I've recently taken out a French press that I hadn't used much in the last few years as I've been pretty much exclusively drinking espresso. I notice that the coffees I like for espresso are not very interesting brewed in the French press. Are there particular types - or even specific beans from UK roasters - that French press users recommend?

Matt


----------



## Eyedee (Sep 13, 2010)

It might benefit you to read peoples favourites from here.

http://coffeeforums.co.uk/showthread.php?28211-Best-beans-this-year

Ian


----------



## MWJB (Feb 28, 2012)

Nearly all beans work in a French press.

If beans are uninteresting you can updose to help the beans punch through, or grind finer & down dose, with a longer steep, to more develop the flavour.

Try 15:1 at a medium grind, 4 min steep, sink crust, leave til 10min & decant.

Also 19:1 at a fine grind, one NSEW stir at fill, 20min steep (for a small pot, 40min-1hour for a large pot), covered, no break.

...then fine tune to somewhere between the 2.

I always pour off the first quarter to half a cup as the oils will float & carry some silt that you don't want in the cup.

I updose slightly for steel pots.

Don't try & brew with a very coarse grind.

I avoid letting the plunger touch the steeping coffee too, any floating silt that can get through the plunger will do at the start of the brew if you press the plunger against the floating grinds.


----------



## insatiableOne (Jul 29, 2015)

I agree, although I enjoy a darkish roast for French press.

I dose way more than most. Let steep for 15-30 min. scrape of top grounds + scum (what makes it bitter) plunge. Pour off top silt.

Lighter roasts are ok. I grind extremely coarse.


----------



## Threeracers (Nov 13, 2015)

I love the contrasting views on coarseness of the grind in two posts!

I think I may be doing it wrong if you are both suggesting letting it brew for that length of time though as I brew for four minutes and pour. I have just started to reuse my French press as my Classic is away being repaired.

I have been using 25 grams on a medium/coarse grind (8 notches on a Lido 3) splash of water to just cover the coffee for thirty seconds or so then fill to a total of 350 grams water, plunge after four minutes and pour straight away. I think that ratio works out to 14:1.

I would be interested to hear what the preferred ratio and brew times are from other users.

As as to coffee choice I am using anything that normally went into the Classic - I haven't bought anything different specifically for the press.

Mark


----------



## jlarkin (Apr 26, 2015)

MWJB said:


> I updose slightly for steel pots.


Out of interest, what's the reason for that?


----------



## MWJB (Feb 28, 2012)

Threeracers said:


> I love the contrasting views on coarseness of the grind in two posts!
> 
> I think I may be doing it wrong if you are both suggesting letting it brew for that length of time though as I brew for four minutes and pour.
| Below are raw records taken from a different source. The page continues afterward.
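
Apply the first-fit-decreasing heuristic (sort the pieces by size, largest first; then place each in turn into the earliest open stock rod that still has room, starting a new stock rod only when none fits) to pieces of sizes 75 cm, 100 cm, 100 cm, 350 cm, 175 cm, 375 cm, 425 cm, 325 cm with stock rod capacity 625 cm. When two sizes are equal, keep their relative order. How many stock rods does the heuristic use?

Sorted descending: 425, 375, 350, 325, 175, 100, 100, 75.
  425 → stock rod 1 (new)  [load 425/625]
  375 → stock rod 2 (new)  [load 375/625]
  350 → stock rod 3 (new)  [load 350/625]
  325 → stock rod 4 (new)  [load 325/625]
  175 → stock rod 1  [load 600/625]
  100 → stock rod 2  [load 475/625]
  100 → stock rod 2  [load 575/625]
  75 → stock rod 3  [load 425/625]
4 stock rods opened.

4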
I have just started to reuse my French press as my Classic is away being repaired.
> 
> I have been using 25 grams on a medium/coarse grind (8 notches on a Lido 3) splash of water to just cover the coffee for thirty seconds or so then fill to a total of 350 grams water, plunge after four minutes and pour straight away. I think that ratio works out to 14:1.


The contrast comes from the intended result, different levels of extraction, see what you prefer. If you grind too coarse, you will be limited to lower end extractions. I'd leave a few minutes after sinking everything at 4 min, for 2 reasons: to let the silt settle & the temperature drop to a more comfortable & tastier level. There's probably not much point in letting a 14:1 brew sit for an age, extraction will probably plateau fairly early on.


----------



## Threeracers (Nov 13, 2015)

I will give it a whirl and let my next pot sit for a few minutes.

regards

Mark


----------



## Vieux Clou (Oct 22, 2014)

A few thoughts:

I noticed in Hoffmann's book that he recommends 70g/l, which is roughly 1:14, and says that more usually it's 1:16. "One for the pot"?
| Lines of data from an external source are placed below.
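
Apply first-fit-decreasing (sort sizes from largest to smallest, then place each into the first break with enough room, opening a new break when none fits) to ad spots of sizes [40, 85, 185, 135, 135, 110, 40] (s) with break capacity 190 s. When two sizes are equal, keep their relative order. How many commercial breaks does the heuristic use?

Sorted descending: 185, 135, 135, 110, 85, 40, 40.
  185 → break 1 (new)  [load 185/190]
  135 → break 2 (new)  [load 135/190]
  135 → break 3 (new)  [load 135/190]
  110 → break 4 (new)  [load 110/190]
  85 → break 5 (new)  [load 85/190]
  40 → break 2  [load 175/190]
  40 → break 3  [load 175/190]
5 commercial breaks opened.

5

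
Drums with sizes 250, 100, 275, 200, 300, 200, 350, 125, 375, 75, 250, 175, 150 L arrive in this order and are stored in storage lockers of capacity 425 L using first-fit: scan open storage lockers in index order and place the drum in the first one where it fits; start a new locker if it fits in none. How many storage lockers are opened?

  250 → locker 1 (new)  [load 250/425]
  100 → locker 1  [load 350/425]
  275 → locker 2 (new)  [load 275/425]
  200 → locker 3 (new)  [load 200/425]
  300 → locker 4 (new)  [load 300/425]
  200 → locker 3  [load 400/425]
  350 → locker 5 (new)  [load 350/425]
  125 → locker 2  [load 400/425]
  375 → locker 6 (new)  [load 375/425]
  75 → locker 1  [load 425/425]
  250 → locker 7 (new)  [load 250/425]
  175 → locker 7  [load 425/425]
  150 → locker 8 (new)  [load 150/425]
8 storage lockers opened.

8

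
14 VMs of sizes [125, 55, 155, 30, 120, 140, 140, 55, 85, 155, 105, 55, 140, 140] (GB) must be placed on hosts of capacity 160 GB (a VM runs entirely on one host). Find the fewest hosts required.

Total = 155 + 155 + 140 + 140 + 140 + 140 + 125 + 120 + 105 + 85 + 55 + 55 + 55 + 30 = 1500 GB.
Lower bound: ⌈1500/160⌉ = 10 hosts.
A packing using 11 hosts:
  host 1: 155 = 155
  host 2: 155 = 155
  host 3: 140 = 140
  host 4: 140 = 140
  host 5: 140 = 140
  host 6: 140 = 140
  host 7: 125 + 30 = 155
  host 8: 120 = 120
  host 9: 105 + 55 = 160
  host 10: 85 + 55 = 140
  host 11: 55 = 55
No arrangement into 10 hosts stays within capacity, so 11 is optimal.

11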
I'm curious about FPs don't know much about them: I've got one, but I've only used it once and didn't think much of the result. It's a 1l model, too, which means that if I brew just for myself I'll probably leave a fair proportion of my coffee sitting in the grounds at the bottom.

I wonder, too, about the variation of filter mesh between models. An SCG review of a double-sided stainless model noted that the filter was much finer than on other makes, so why shouldn't there be variation between, say, Bodum & Bialetti? Hence perhaps the different grind settings recommended above.
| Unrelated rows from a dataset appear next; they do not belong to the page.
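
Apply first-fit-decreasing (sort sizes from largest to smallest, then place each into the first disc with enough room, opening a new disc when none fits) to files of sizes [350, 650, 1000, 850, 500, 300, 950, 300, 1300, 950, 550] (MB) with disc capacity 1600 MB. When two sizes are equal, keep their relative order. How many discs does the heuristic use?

5

Sorted descending: 1300, 1000, 950, 950, 850, 650, 550, 500, 350, 300, 300.
  1300 → disc 1 (new)  [load 1300/1600]
  1000 → disc 2 (new)  [load 1000/1600]
  950 → disc 3 (new)  [load 950/1600]
  950 → disc 4 (new)  [load 950/1600]
  850 → disc 5 (new)  [load 850/1600]
  650 → disc 3  [load 1600/1600]
  550 → disc 2  [load 1550/1600]
  500 → disc 4  [load 1450/1600]
  350 → disc 5  [load 1200/1600]
  300 → disc 1  [load 1600/1600]
  300 → disc 5  [load 1500/1600]
5 discs opened.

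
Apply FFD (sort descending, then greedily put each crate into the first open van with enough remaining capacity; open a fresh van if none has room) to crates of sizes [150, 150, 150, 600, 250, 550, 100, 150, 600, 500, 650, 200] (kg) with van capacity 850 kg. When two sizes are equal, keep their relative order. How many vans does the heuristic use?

Sorted descending: 650, 600, 600, 550, 500, 250, 200, 150, 150, 150, 150, 100.
  650 → van 1 (new)  [load 650/850]
  600 → van 2 (new)  [load 600/850]
  600 → van 3 (new)  [load 600/850]
  550 → van 4 (new)  [load 550/850]
  500 → van 5 (new)  [load 500/850]
  250 → van 2  [load 850/850]
  200 → van 1  [load 850/850]
  150 → van 3  [load 750/850]
  150 → van 4  [load 700/850]
  150 → van 4  [load 850/850]
  150 → van 5  [load 650/850]
  100 → van 3  [load 850/850]
5 vans opened.

5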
What I did see on SCG was that they're good for frothing milk.

Maybe with a 35cl model I could have a bit more fun... if only cleaning the damned things wasn't such a bore.


----------



## MWJB (Feb 28, 2012)

No problem leaving the coffee sitting, microwave the coffee in the cup to get it back up to temp, just watch how you pour as you get near the bottom as the shallow liquid will kick up more silt.

To clean, either use a cheap plastic filter cone with a paper, or a permanent drip filter, doesn't need to be great/expensive. After decanting the FP coffee swirl the grounds & any liquid still in the pot & dump into the filter & let drain over a suitably large cup/mug, dump grounds in bin/compost. Quick scrub with hot, soapy water of the press & your done in about a minute (whilst the old grounds are still draining).


----------